A convenient title for this group of traditions is Arabo-andalusian music.
This music, the content and style of which varies considerably from Libya to Morocco, nevertheless shares a common formal principle, that of the vocal and instrumental suite or nûbâ.
In Morocco, the national repertory, al-âla, developed mainly in Fes as well as Tetuan and Chawen, then spread throughout the country.
Since the 19th century however, the towns of Rabat and Oujda have also cultivated another Arabo-andalusian repertory, called at-tarab al-gharnâti as a tribute to the city of Granada which was the last Arab bastion of Andalus.

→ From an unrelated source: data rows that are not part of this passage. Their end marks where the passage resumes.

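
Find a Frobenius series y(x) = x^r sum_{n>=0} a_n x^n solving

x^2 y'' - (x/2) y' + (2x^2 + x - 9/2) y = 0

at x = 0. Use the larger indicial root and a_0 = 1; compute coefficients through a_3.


Write in Frobenius form y'' + (p(x)/x) y' + (q(x)/x^2) y = 0:
  p(x) = -1/2,  q(x) = 2x^2 + x - 9/2.
Indicial equation: r(r-1) + (-1/2) r + (-9/2) = 0 -> roots r_1 = 3, r_2 = -3/2.
Take r = r_1 = 3. Let y(x) = x^r sum_{n>=0} a_n x^n with a_0 = 1.
Substitute y = x^r sum a_n x^n and match x^{r+n}. The recurrence is
  D(n) a_n + 1 a_{n-1} + 2 a_{n-2} = 0,  where D(n) = (r+n)(r+n-1) + (-1/2)(r+n) + (-9/2).
  a_n = [-1 a_{n-1} - 2 a_{n-2}] / D(n).
Since the indicial polynomial factors as (r - r_1)(r - r_2), D(n) = (r_1 + n - r_1)(r_1 + n - r_2) = n(n + 9/2).
Evaluating step by step (a_0 = 1):
  n = 1: D(1) = 1(1 + 9/2) = 11/2; numerator = -1(1) = -1; a_1 = (-1)/(11/2) = -2/11
  n = 2: D(2) = 2(2 + 9/2) = 13; numerator = -1(-2/11) - 2(1) = -20/11; a_2 = (-20/11)/(13) = -20/143
  n = 3: D(3) = 3(3 + 9/2) = 45/2; numerator = -1(-20/143) - 2(-2/11) = 72/143; a_3 = (72/143)/(45/2) = 16/715

r = 3; a_0 = 1; a_1 = -2/11; a_2 = -20/143; a_3 = 16/715


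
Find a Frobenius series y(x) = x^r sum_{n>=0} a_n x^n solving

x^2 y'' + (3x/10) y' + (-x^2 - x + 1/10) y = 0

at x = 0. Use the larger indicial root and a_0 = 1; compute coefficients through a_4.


Write in Frobenius form y'' + (p(x)/x) y' + (q(x)/x^2) y = 0:
  p(x) = 3/10,  q(x) = -x^2 - x + 1/10.
Indicial equation: r(r-1) + (3/10) r + (1/10) = 0 -> roots r_1 = 1/2, r_2 = 1/5.
Take r = r_1 = 1/2. Let y(x) = x^r sum_{n>=0} a_n x^n with a_0 = 1.
Substitute y = x^r sum a_n x^n and match x^{r+n}. The recurrence is
  D(n) a_n - 1 a_{n-1} - 1 a_{n-2} = 0,  where D(n) = (r+n)(r+n-1) + (3/10)(r+n) + (1/10).
  a_n = [1 a_{n-1} + 1 a_{n-2}] / D(n).
Since the indicial polynomial factors as (r - r_1)(r - r_2), D(n) = (r_1 + n - r_1)(r_1 + n - r_2) = n(n + 3/10).
Evaluating step by step (a_0 = 1):
  n = 1: D(1) = 1(1 + 3/10) = 13/10; numerator = 1(1) = 1; a_1 = (1)/(13/10) = 10/13
  n = 2: D(2) = 2(2 + 3/10) = 23/5; numerator = 1(10/13) + 1(1) = 23/13; a_2 = (23/13)/(23/5) = 5/13
  n = 3: D(3) = 3(3 + 3/10) = 99/10; numerator = 1(5/13) + 1(10/13) = 15/13; a_3 = (15/13)/(99/10) = 50/429
  n = 4: D(4) = 4(4 + 3/10) = 86/5; numerator = 1(50/429) + 1(5/13) = 215/429; a_4 = (215/429)/(86/5) = 25/858

r = 1/2; a_0 = 1; a_1 = 10/13; a_2 = 5/13; a_3 = 50/429; a_4 = 25/858


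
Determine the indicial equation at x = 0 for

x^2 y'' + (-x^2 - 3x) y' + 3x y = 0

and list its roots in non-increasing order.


Divide by x^2 to reach normal form y'' + P_1(x) y' + P_2(x) y = 0 with P_1(x) = -1 - 3/x and P_2(x) = 3/x.
x = 0 is a singular point because the y'-coefficient -1 - 3/x has a pole at x = 0 and the y-coefficient 3/x has a pole at x = 0.
It is a regular singular point because x P_1(x) = p(x) = -x - 3 and x^2 P_2(x) = q(x) = 3x are polynomials, hence analytic at x = 0.
p(0) = -3,  q(0) = 0.
Indicial equation: r(r-1) + p(0) r + q(0) = 0, i.e. r^2 + (p(0) - 1) r + q(0) = 0, i.e. r^2 - 4 r = 0.
Discriminant: (-4)^2 - 4(0) = 16, so r = (4 ± 4)/2.
Solving: r_1 = 4, r_2 = 0.

indicial: r^2 - 4 r = 0; roots r_1 = 4, r_2 = 0


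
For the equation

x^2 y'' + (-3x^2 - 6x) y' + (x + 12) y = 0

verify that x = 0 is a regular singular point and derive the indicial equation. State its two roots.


Divide by x^2 to reach normal form y'' + P_1(x) y' + P_2(x) y = 0 with P_1(x) = -3 - 6/x and P_2(x) = 1/x + 12/x^2.
x = 0 is a singular point because the y'-coefficient -3 - 6/x has a pole at x = 0 and the y-coefficient 1/x + 12/x^2 has a pole at x = 0.
It is a regular singular point because x P_1(x) = p(x) = -3x - 6 and x^2 P_2(x) = q(x) = x + 12 are polynomials, hence analytic at x = 0.
p(0) = -6,  q(0) = 12.
Indicial equation: r(r-1) + p(0) r + q(0) = 0, i.e. r^2 + (p(0) - 1) r + q(0) = 0, i.e. r^2 - 7 r + 12 = 0.
Discriminant: (-7)^2 - 4(12) = 1, so r = (7 ± 1)/2.
Solving: r_1 = 4, r_2 = 3.

indicial: r^2 - 7 r + 12 = 0; roots r_1 = 4, r_2 = 3


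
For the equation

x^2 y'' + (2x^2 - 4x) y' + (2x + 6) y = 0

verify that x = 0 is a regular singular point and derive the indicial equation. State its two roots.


Divide by x^2 to reach normal form y'' + P_1(x) y' + P_2(x) y = 0 with P_1(x) = 2 - 4/x and P_2(x) = 2/x + 6/x^2.
x = 0 is a singular point because the y'-coefficient 2 - 4/x has a pole at x = 0 and the y-coefficient 2/x + 6/x^2 has a pole at x = 0.
It is a regular singular point because x P_1(x) = p(x) = 2x - 4 and x^2 P_2(x) = q(x) = 2x + 6 are polynomials, hence analytic at x = 0.
p(0) = -4,  q(0) = 6.
Indicial equation: r(r-1) + p(0) r + q(0) = 0, i.e. r^2 + (p(0) - 1) r + q(0) = 0, i.e. r^2 - 5 r + 6 = 0.
Discriminant: (-5)^2 - 4(6) = 1, so r = (5 ± 1)/2.
Solving: r_1 = 3, r_2 = 2.

indicial: r^2 - 5 r + 6 = 0; roots r_1 = 3, r_2 = 2


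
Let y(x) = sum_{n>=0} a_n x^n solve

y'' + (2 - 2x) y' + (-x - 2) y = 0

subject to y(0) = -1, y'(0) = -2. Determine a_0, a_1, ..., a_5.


Ansatz: y(x) = sum_{n>=0} a_n x^n, so y'(x) = sum_{n>=1} n a_n x^(n-1) and y''(x) = sum_{n>=2} n(n-1) a_n x^(n-2).
Substitute into P(x) y'' + Q(x) y' + R(x) y = 0 with P(x) = 1, Q(x) = 2 - 2x, R(x) = -x - 2, and match powers of x.
Initial conditions: a_0 = -1, a_1 = -2.
Setting the coefficient of each power of x to zero and solving order by order (substituting the coefficients already found):
  x^0: 2 a_2 + 2 a_1 - 2 a_0 = 0  ->  2 a_2 = -2 a_1 + 2 a_0 = 2  ->  a_2 = 1
  x^1: 6 a_3 + 4 a_2 - 4 a_1 - a_0 = 0  ->  6 a_3 = -4 a_2 + 4 a_1 + a_0 = -13  ->  a_3 = -13/6
  x^2: 12 a_4 + 6 a_3 - 6 a_2 - a_1 = 0  ->  12 a_4 = -6 a_3 + 6 a_2 + a_1 = 17  ->  a_4 = 17/12
  x^3: 20 a_5 + 8 a_4 - 8 a_3 - a_2 = 0  ->  20 a_5 = -8 a_4 + 8 a_3 + a_2 = -83/3  ->  a_5 = -83/60
Truncated series: y(x) = -1 - 2 x + x^2 - (13/6) x^3 + (17/12) x^4 - (83/60) x^5 + O(x^6).

a_0 = -1; a_1 = -2; a_2 = 1; a_3 = -13/6; a_4 = 17/12; a_5 = -83/60


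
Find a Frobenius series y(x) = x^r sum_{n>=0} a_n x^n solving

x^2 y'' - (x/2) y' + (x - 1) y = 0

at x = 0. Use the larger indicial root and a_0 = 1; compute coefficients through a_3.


Write in Frobenius form y'' + (p(x)/x) y' + (q(x)/x^2) y = 0:
  p(x) = -1/2,  q(x) = x - 1.
Indicial equation: r(r-1) + (-1/2) r + (-1) = 0 -> roots r_1 = 2, r_2 = -1/2.
Take r = r_1 = 2. Let y(x) = x^r sum_{n>=0} a_n x^n with a_0 = 1.
Substitute y = x^r sum a_n x^n and match x^{r+n}. The recurrence is
  D(n) a_n + 1 a_{n-1} = 0,  where D(n) = (r+n)(r+n-1) + (-1/2)(r+n) + (-1).
  a_n = -1 / D(n) * a_{n-1}.
Since the indicial polynomial factors as (r - r_1)(r - r_2), D(n) = (r_1 + n - r_1)(r_1 + n - r_2) = n(n + 5/2).
Evaluating step by step (a_0 = 1):
  n = 1: D(1) = 1(1 + 5/2) = 7/2; numerator = -1(1) = -1; a_1 = (-1)/(7/2) = -2/7
  n = 2: D(2) = 2(2 + 5/2) = 9; numerator = -1(-2/7) = 2/7; a_2 = (2/7)/(9) = 2/63
  n = 3: D(3) = 3(3 + 5/2) = 33/2; numerator = -1(2/63) = -2/63; a_3 = (-2/63)/(33/2) = -4/2079

r = 2; a_0 = 1; a_1 = -2/7; a_2 = 2/63; a_3 = -4/2079


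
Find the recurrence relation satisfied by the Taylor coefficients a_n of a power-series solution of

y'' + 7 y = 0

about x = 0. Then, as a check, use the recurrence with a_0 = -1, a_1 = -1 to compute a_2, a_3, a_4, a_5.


Substitute y = sum_n a_n x^n into y'' + (const) y = 0.
y''(x) = sum_{n>=0} (n+2)(n+1) a_{n+2} x^n.
The ODE becomes sum_n [(n+2)(n+1) a_{n+2} + 7 a_n] x^n = 0.
Setting each coefficient to zero gives the recurrence:
  (n+2)(n+1) a_{n+2} + 7 a_n = 0,
  a_{n+2} = -7 / ((n+1)(n+2)) a_n.

Check with a_0 = -1, a_1 = -1 (apply the recurrence for n = 0, 1, 2, 3): a_0 = -1, a_1 = -1, a_2 = 7/2, a_3 = 7/6, a_4 = -49/24, a_5 = -49/120.

a_{n+2} = -7/((n+1)(n+2)) * a_n; check: a_0 = -1, a_1 = -1, a_2 = 7/2, a_3 = 7/6, a_4 = -49/24, a_5 = -49/120


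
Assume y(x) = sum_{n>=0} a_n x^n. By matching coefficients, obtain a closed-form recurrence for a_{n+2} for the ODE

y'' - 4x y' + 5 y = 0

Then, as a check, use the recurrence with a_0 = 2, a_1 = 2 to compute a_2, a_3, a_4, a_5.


Substitute y = sum_n a_n x^n.
y''(x) has coefficient (n+2)(n+1) a_{n+2} at x^n;
-4 x y'(x) has coefficient -4 n a_n at x^n (shift);
5 y(x) has coefficient 5 a_n at x^n.
Matching x^n: (n+2)(n+1) a_{n+2} + (-4n + 5) a_n = 0.
Thus a_{n+2} = (4n - 5) / ((n+1)(n+2)) * a_n.

Check with a_0 = 2, a_1 = 2 (apply the recurrence for n = 0, 1, 2, 3): a_0 = 2, a_1 = 2, a_2 = -5, a_3 = -1/3, a_4 = -5/4, a_5 = -7/60.

a_(n+2) = (4n - 5) / ((n+1)(n+2)) * a_n; check: a_0 = 2, a_1 = 2, a_2 = -5, a_3 = -1/3, a_4 = -5/4, a_5 = -7/60


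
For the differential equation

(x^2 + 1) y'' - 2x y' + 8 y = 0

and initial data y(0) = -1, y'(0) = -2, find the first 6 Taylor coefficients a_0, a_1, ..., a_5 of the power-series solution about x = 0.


Ansatz: y(x) = sum_{n>=0} a_n x^n, so y'(x) = sum_{n>=1} n a_n x^(n-1) and y''(x) = sum_{n>=2} n(n-1) a_n x^(n-2).
Substitute into P(x) y'' + Q(x) y' + R(x) y = 0 with P(x) = x^2 + 1, Q(x) = -2x, R(x) = 8, and match powers of x.
Initial conditions: a_0 = -1, a_1 = -2.
Setting the coefficient of each power of x to zero and solving order by order (substituting the coefficients already found):
  x^0: 2 a_2 + 8 a_0 = 0  ->  2 a_2 = -8 a_0 = 8  ->  a_2 = 4
  x^1: 6 a_3 + 6 a_1 = 0  ->  6 a_3 = -6 a_1 = 12  ->  a_3 = 2
  x^2: 12 a_4 + 6 a_2 = 0  ->  12 a_4 = -6 a_2 = -24  ->  a_4 = -2
  x^3: 20 a_5 + 8 a_3 = 0  ->  20 a_5 = -8 a_3 = -16  ->  a_5 = -4/5
Truncated series: y(x) = -1 - 2 x + 4 x^2 + 2 x^3 - 2 x^4 - (4/5) x^5 + O(x^6).

a_0 = -1; a_1 = -2; a_2 = 4; a_3 = 2; a_4 = -2; a_5 = -4/5


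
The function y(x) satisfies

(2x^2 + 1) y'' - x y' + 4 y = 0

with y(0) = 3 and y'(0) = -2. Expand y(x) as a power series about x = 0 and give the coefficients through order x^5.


Ansatz: y(x) = sum_{n>=0} a_n x^n, so y'(x) = sum_{n>=1} n a_n x^(n-1) and y''(x) = sum_{n>=2} n(n-1) a_n x^(n-2).
Substitute into P(x) y'' + Q(x) y' + R(x) y = 0 with P(x) = 2x^2 + 1, Q(x) = -x, R(x) = 4, and match powers of x.
Initial conditions: a_0 = 3, a_1 = -2.
Setting the coefficient of each power of x to zero and solving order by order (substituting the coefficients already found):
  x^0: 2 a_2 + 4 a_0 = 0  ->  2 a_2 = -4 a_0 = -12  ->  a_2 = -6
  x^1: 6 a_3 + 3 a_1 = 0  ->  6 a_3 = -3 a_1 = 6  ->  a_3 = 1
  x^2: 12 a_4 + 6 a_2 = 0  ->  12 a_4 = -6 a_2 = 36  ->  a_4 = 3
  x^3: 20 a_5 + 13 a_3 = 0  ->  20 a_5 = -13 a_3 = -13  ->  a_5 = -13/20
Truncated series: y(x) = 3 - 2 x - 6 x^2 + x^3 + 3 x^4 - (13/20) x^5 + O(x^6).

a_0 = 3; a_1 = -2; a_2 = -6; a_3 = 1; a_4 = 3; a_5 = -13/20


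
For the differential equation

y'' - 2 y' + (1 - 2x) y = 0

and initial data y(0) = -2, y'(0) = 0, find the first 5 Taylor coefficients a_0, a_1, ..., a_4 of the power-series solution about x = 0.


Ansatz: y(x) = sum_{n>=0} a_n x^n, so y'(x) = sum_{n>=1} n a_n x^(n-1) and y''(x) = sum_{n>=2} n(n-1) a_n x^(n-2).
Substitute into P(x) y'' + Q(x) y' + R(x) y = 0 with P(x) = 1, Q(x) = -2, R(x) = 1 - 2x, and match powers of x.
Initial conditions: a_0 = -2, a_1 = 0.
Setting the coefficient of each power of x to zero and solving order by order (substituting the coefficients already found):
  x^0: 2 a_2 - 2 a_1 + a_0 = 0  ->  2 a_2 = 2 a_1 - a_0 = 2  ->  a_2 = 1
  x^1: 6 a_3 - 4 a_2 + a_1 - 2 a_0 = 0  ->  6 a_3 = 4 a_2 - a_1 + 2 a_0 = 0  ->  a_3 = 0
  x^2: 12 a_4 - 6 a_3 + a_2 - 2 a_1 = 0  ->  12 a_4 = 6 a_3 - a_2 + 2 a_1 = -1  ->  a_4 = -1/12
Truncated series: y(x) = -2 + x^2 - (1/12) x^4 + O(x^5).

a_0 = -2; a_1 = 0; a_2 = 1; a_3 = 0; a_4 = -1/12


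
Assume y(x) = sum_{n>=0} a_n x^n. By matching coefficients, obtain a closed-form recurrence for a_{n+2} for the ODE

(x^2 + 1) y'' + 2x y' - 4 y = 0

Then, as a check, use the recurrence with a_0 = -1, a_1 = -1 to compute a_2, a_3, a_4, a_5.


Substitute y = sum_n a_n x^n.
(1 + 1 x^2) y'' contributes (n+2)(n+1) a_{n+2} + n(n-1) a_n at x^n.
2 x y'(x) contributes 2 n a_n at x^n.
-4 y(x) contributes -4 a_n at x^n.
Matching x^n: (n+2)(n+1) a_{n+2} + (n(n-1) + 2 n - 4) a_n = 0.
Thus a_{n+2} = (-n(n-1) - 2 n + 4) / ((n+1)(n+2)) * a_n.

Check with a_0 = -1, a_1 = -1 (apply the recurrence for n = 0, 1, 2, 3): a_0 = -1, a_1 = -1, a_2 = -2, a_3 = -1/3, a_4 = 1/3, a_5 = 2/15.

a_(n+2) = (-n(n-1) - 2 n + 4) / ((n+1)(n+2)) * a_n; check: a_0 = -1, a_1 = -1, a_2 = -2, a_3 = -1/3, a_4 = 1/3, a_5 = 2/15


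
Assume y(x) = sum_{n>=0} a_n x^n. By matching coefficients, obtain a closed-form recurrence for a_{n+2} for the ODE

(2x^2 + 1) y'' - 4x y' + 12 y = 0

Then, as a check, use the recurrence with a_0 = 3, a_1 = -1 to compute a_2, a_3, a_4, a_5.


Substitute y = sum_n a_n x^n.
(1 + 2 x^2) y'' contributes (n+2)(n+1) a_{n+2} + 2 n(n-1) a_n at x^n.
-4 x y'(x) contributes -4 n a_n at x^n.
12 y(x) contributes 12 a_n at x^n.
Matching x^n: (n+2)(n+1) a_{n+2} + (2 n(n-1) - 4 n + 12) a_n = 0.
Thus a_{n+2} = (-2 n(n-1) + 4 n - 12) / ((n+1)(n+2)) * a_n.

Check with a_0 = 3, a_1 = -1 (apply the recurrence for n = 0, 1, 2, 3): a_0 = 3, a_1 = -1, a_2 = -18, a_3 = 4/3, a_4 = 12, a_5 = -4/5.

a_(n+2) = (-2 n(n-1) + 4 n - 12) / ((n+1)(n+2)) * a_n; check: a_0 = 3, a_1 = -1, a_2 = -18, a_3 = 4/3, a_4 = 12, a_5 = -4/5


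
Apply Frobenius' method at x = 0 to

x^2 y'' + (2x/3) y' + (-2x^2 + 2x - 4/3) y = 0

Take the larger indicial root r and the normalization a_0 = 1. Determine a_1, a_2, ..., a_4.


Write in Frobenius form y'' + (p(x)/x) y' + (q(x)/x^2) y = 0:
  p(x) = 2/3,  q(x) = -2x^2 + 2x - 4/3.
Indicial equation: r(r-1) + (2/3) r + (-4/3) = 0 -> roots r_1 = 4/3, r_2 = -1.
Take r = r_1 = 4/3. Let y(x) = x^r sum_{n>=0} a_n x^n with a_0 = 1.
Substitute y = x^r sum a_n x^n and match x^{r+n}. The recurrence is
  D(n) a_n + 2 a_{n-1} - 2 a_{n-2} = 0,  where D(n) = (r+n)(r+n-1) + (2/3)(r+n) + (-4/3).
  a_n = [-2 a_{n-1} + 2 a_{n-2}] / D(n).
Since the indicial polynomial factors as (r - r_1)(r - r_2), D(n) = (r_1 + n - r_1)(r_1 + n - r_2) = n(n + 7/3).
Evaluating step by step (a_0 = 1):
  n = 1: D(1) = 1(1 + 7/3) = 10/3; numerator = -2(1) = -2; a_1 = (-2)/(10/3) = -3/5
  n = 2: D(2) = 2(2 + 7/3) = 26/3; numerator = -2(-3/5) + 2(1) = 16/5; a_2 = (16/5)/(26/3) = 24/65
  n = 3: D(3) = 3(3 + 7/3) = 16; numerator = -2(24/65) + 2(-3/5) = -126/65; a_3 = (-126/65)/(16) = -63/520
  n = 4: D(4) = 4(4 + 7/3) = 76/3; numerator = -2(-63/520) + 2(24/65) = 51/52; a_4 = (51/52)/(76/3) = 153/3952

r = 4/3; a_0 = 1; a_1 = -3/5; a_2 = 24/65; a_3 = -63/520; a_4 = 153/3952


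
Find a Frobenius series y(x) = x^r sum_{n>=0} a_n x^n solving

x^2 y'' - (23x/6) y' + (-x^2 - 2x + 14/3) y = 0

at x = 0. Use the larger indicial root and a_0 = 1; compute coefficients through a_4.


Write in Frobenius form y'' + (p(x)/x) y' + (q(x)/x^2) y = 0:
  p(x) = -23/6,  q(x) = -x^2 - 2x + 14/3.
Indicial equation: r(r-1) + (-23/6) r + (14/3) = 0 -> roots r_1 = 7/2, r_2 = 4/3.
Take r = r_1 = 7/2. Let y(x) = x^r sum_{n>=0} a_n x^n with a_0 = 1.
Substitute y = x^r sum a_n x^n and match x^{r+n}. The recurrence is
  D(n) a_n - 2 a_{n-1} - 1 a_{n-2} = 0,  where D(n) = (r+n)(r+n-1) + (-23/6)(r+n) + (14/3).
  a_n = [2 a_{n-1} + 1 a_{n-2}] / D(n).
Since the indicial polynomial factors as (r - r_1)(r - r_2), D(n) = (r_1 + n - r_1)(r_1 + n - r_2) = n(n + 13/6).
Evaluating step by step (a_0 = 1):
  n = 1: D(1) = 1(1 + 13/6) = 19/6; numerator = 2(1) = 2; a_1 = (2)/(19/6) = 12/19
  n = 2: D(2) = 2(2 + 13/6) = 25/3; numerator = 2(12/19) + 1(1) = 43/19; a_2 = (43/19)/(25/3) = 129/475
  n = 3: D(3) = 3(3 + 13/6) = 31/2; numerator = 2(129/475) + 1(12/19) = 558/475; a_3 = (558/475)/(31/2) = 36/475
  n = 4: D(4) = 4(4 + 13/6) = 74/3; numerator = 2(36/475) + 1(129/475) = 201/475; a_4 = (201/475)/(74/3) = 603/35150

r = 7/2; a_0 = 1; a_1 = 12/19; a_2 = 129/475; a_3 = 36/475; a_4 = 603/35150


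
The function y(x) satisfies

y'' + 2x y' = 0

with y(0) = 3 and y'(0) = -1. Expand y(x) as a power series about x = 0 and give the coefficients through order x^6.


Ansatz: y(x) = sum_{n>=0} a_n x^n, so y'(x) = sum_{n>=1} n a_n x^(n-1) and y''(x) = sum_{n>=2} n(n-1) a_n x^(n-2).
Substitute into P(x) y'' + Q(x) y' + R(x) y = 0 with P(x) = 1, Q(x) = 2x, R(x) = 0, and match powers of x.
Initial conditions: a_0 = 3, a_1 = -1.
Setting the coefficient of each power of x to zero and solving order by order (substituting the coefficients already found):
  x^0: 2 a_2 = 0  ->  a_2 = 0
  x^1: 6 a_3 + 2 a_1 = 0  ->  6 a_3 = -2 a_1 = 2  ->  a_3 = 1/3
  x^2: 12 a_4 + 4 a_2 = 0  ->  12 a_4 = -4 a_2 = 0  ->  a_4 = 0
  x^3: 20 a_5 + 6 a_3 = 0  ->  20 a_5 = -6 a_3 = -2  ->  a_5 = -1/10
  x^4: 30 a_6 + 8 a_4 = 0  ->  30 a_6 = -8 a_4 = 0  ->  a_6 = 0
Truncated series: y(x) = 3 - x + (1/3) x^3 - (1/10) x^5 + O(x^7).

a_0 = 3; a_1 = -1; a_2 = 0; a_3 = 1/3; a_4 = 0; a_5 = -1/10; a_6 = 0


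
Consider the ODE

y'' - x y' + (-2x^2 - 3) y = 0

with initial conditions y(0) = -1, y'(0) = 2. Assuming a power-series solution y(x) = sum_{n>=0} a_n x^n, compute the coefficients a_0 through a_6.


Ansatz: y(x) = sum_{n>=0} a_n x^n, so y'(x) = sum_{n>=1} n a_n x^(n-1) and y''(x) = sum_{n>=2} n(n-1) a_n x^(n-2).
Substitute into P(x) y'' + Q(x) y' + R(x) y = 0 with P(x) = 1, Q(x) = -x, R(x) = -2x^2 - 3, and match powers of x.
Initial conditions: a_0 = -1, a_1 = 2.
Setting the coefficient of each power of x to zero and solving order by order (substituting the coefficients already found):
  x^0: 2 a_2 - 3 a_0 = 0  ->  2 a_2 = 3 a_0 = -3  ->  a_2 = -3/2
  x^1: 6 a_3 - 4 a_1 = 0  ->  6 a_3 = 4 a_1 = 8  ->  a_3 = 4/3
  x^2: 12 a_4 - 5 a_2 - 2 a_0 = 0  ->  12 a_4 = 5 a_2 + 2 a_0 = -19/2  ->  a_4 = -19/24
  x^3: 20 a_5 - 6 a_3 - 2 a_1 = 0  ->  20 a_5 = 6 a_3 + 2 a_1 = 12  ->  a_5 = 3/5
  x^4: 30 a_6 - 7 a_4 - 2 a_2 = 0  ->  30 a_6 = 7 a_4 + 2 a_2 = -205/24  ->  a_6 = -41/144
Truncated series: y(x) = -1 + 2 x - (3/2) x^2 + (4/3) x^3 - (19/24) x^4 + (3/5) x^5 - (41/144) x^6 + O(x^7).

a_0 = -1; a_1 = 2; a_2 = -3/2; a_3 = 4/3; a_4 = -19/24; a_5 = 3/5; a_6 = -41/144


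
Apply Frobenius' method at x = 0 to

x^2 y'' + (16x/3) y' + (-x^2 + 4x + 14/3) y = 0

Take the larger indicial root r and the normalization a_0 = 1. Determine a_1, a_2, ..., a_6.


Write in Frobenius form y'' + (p(x)/x) y' + (q(x)/x^2) y = 0:
  p(x) = 16/3,  q(x) = -x^2 + 4x + 14/3.
Indicial equation: r(r-1) + (16/3) r + (14/3) = 0 -> roots r_1 = -2, r_2 = -7/3.
Take r = r_1 = -2. Let y(x) = x^r sum_{n>=0} a_n x^n with a_0 = 1.
Substitute y = x^r sum a_n x^n and match x^{r+n}. The recurrence is
  D(n) a_n + 4 a_{n-1} - 1 a_{n-2} = 0,  where D(n) = (r+n)(r+n-1) + (16/3)(r+n) + (14/3).
  a_n = [-4 a_{n-1} + 1 a_{n-2}] / D(n).
Since the indicial polynomial factors as (r - r_1)(r - r_2), D(n) = (r_1 + n - r_1)(r_1 + n - r_2) = n(n + 1/3).
Evaluating step by step (a_0 = 1):
  n = 1: D(1) = 1(1 + 1/3) = 4/3; numerator = -4(1) = -4; a_1 = (-4)/(4/3) = -3
  n = 2: D(2) = 2(2 + 1/3) = 14/3; numerator = -4(-3) + 1(1) = 13; a_2 = (13)/(14/3) = 39/14
  n = 3: D(3) = 3(3 + 1/3) = 10; numerator = -4(39/14) + 1(-3) = -99/7; a_3 = (-99/7)/(10) = -99/70
  n = 4: D(4) = 4(4 + 1/3) = 52/3; numerator = -4(-99/70) + 1(39/14) = 591/70; a_4 = (591/70)/(52/3) = 1773/3640
  n = 5: D(5) = 5(5 + 1/3) = 80/3; numerator = -4(1773/3640) + 1(-99/70) = -306/91; a_5 = (-306/91)/(80/3) = -459/3640
  n = 6: D(6) = 6(6 + 1/3) = 38; numerator = -4(-459/3640) + 1(1773/3640) = 3609/3640; a_6 = (3609/3640)/(38) = 3609/138320

r = -2; a_0 = 1; a_1 = -3; a_2 = 39/14; a_3 = -99/70; a_4 = 1773/3640; a_5 = -459/3640; a_6 = 3609/138320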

Borrowe from the Algerian tradition of Tlemcen, it appears that gharnâti spread to Morocco, on one hand through the intermediary of Moroccan Jews who, after their flight from Spain until the 17th century, became imbued with surrounding Araboandalusian music (even today the Moroccan hazanut is sung in the inshâd gharnâti and mawwal styles), and on the other, thanks to Algerian families who settled in Morocco at the end of the 19th and the beginning of the 20th centuries. It is also possible that this diffusing benefitted from the cultural and commercial ties lasting over several centuries between the towns of Tlemcen and Fes.
Nowadays, the centre of gharnâti music in Algeria are most of all Tlemcen, but also Algiers and Constantine, and in Morocco : Rabat and Oujda. But, if gharnâti in Rabat interests only a few musicians, others devoting themselves essentially to the wholly Moroccan âla, the city of Oujda, on the contrary, has seen its gharnâti audiences grow thanks to the Jami‘ya al-andalusiya and to a blossoming of other associations which are maintaining the tradition among younger generations.